Following the increase in the IRA limit, Jeff’s account could be worth $1,016,399.99 if he contributed the maximum $6,000 each year and earned a 10% annual return. Therefore, the $500 increase to the IRA limit results in an extra $28,637.73 in retirement savings despite the fact he only contributed an additional $10,000 over the period ($500 annually for 20 years).

The impact of the new IRA contribution limit is even bigger for someone who is younger.

Let’s say Kim is 35 and, like Jeff, she has $100,000 put away in her IRA so far. The additional 10 years of contributing $6,000 per year until age 65 results in a portfolio worth $2,731,904.36. Under the $5,500 contribution limit, Kim would have only ended up with $2,649,656.69. Therefore, contributing that additional $15,000 over the 30-year period ($500 annually for 30 years) resulted in an additional $82,247.67 in her account.
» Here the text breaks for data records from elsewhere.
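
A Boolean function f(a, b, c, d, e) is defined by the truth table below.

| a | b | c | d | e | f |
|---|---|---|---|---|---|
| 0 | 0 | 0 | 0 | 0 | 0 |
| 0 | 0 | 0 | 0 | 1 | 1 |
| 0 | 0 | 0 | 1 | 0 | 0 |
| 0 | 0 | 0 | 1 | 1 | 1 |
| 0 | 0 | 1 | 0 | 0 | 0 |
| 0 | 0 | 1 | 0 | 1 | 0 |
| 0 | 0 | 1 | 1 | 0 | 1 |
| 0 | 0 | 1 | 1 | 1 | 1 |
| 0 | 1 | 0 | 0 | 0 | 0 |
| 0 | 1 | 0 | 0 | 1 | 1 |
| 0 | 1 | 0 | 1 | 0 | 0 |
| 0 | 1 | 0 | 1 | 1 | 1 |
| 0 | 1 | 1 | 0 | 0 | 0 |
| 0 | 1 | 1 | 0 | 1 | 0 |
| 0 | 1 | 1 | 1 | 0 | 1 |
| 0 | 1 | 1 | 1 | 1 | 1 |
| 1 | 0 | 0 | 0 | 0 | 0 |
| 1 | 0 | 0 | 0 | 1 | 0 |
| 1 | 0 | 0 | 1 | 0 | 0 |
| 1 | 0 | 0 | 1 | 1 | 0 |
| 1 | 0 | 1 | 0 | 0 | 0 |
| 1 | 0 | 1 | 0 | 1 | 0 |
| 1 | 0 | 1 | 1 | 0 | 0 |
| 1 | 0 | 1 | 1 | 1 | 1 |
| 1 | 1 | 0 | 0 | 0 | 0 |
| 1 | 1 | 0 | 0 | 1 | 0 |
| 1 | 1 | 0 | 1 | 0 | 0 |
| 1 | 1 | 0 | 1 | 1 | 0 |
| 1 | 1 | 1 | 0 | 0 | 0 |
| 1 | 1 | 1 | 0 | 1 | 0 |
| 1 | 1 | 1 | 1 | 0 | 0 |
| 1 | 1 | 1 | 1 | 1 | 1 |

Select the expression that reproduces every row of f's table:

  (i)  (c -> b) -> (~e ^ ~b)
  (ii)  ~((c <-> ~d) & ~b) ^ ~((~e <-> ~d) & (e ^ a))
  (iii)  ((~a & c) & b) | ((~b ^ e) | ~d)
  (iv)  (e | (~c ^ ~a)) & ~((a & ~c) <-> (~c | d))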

**Here’s what’s behind this magic**

A small $500 more per year in contributions results in so much more money over time because of compounding.

Simply put, compound interest is the ability to earn interest on interest, and compound growth is the ability to earn returns on your returns.

For instance, let’s assume you have $100 and you’re going to earn 10% per year in compound interest for five years. After the first year, you would have $110.

After year two, you’d have $110 plus $11 in interest for $121. And in year three, you’d earn 10% of $121 ($12.10) for a total of $133.10.

Over the five-year period, your $100 investment would grow to $161.05 because of compound interest (but since stocks don’t produce a fixed 10% annual return, these results even out over the long term).

The potential for compounding to add so much more to retirement accounts makes contributing the extra $500 to your IRA next year compelling.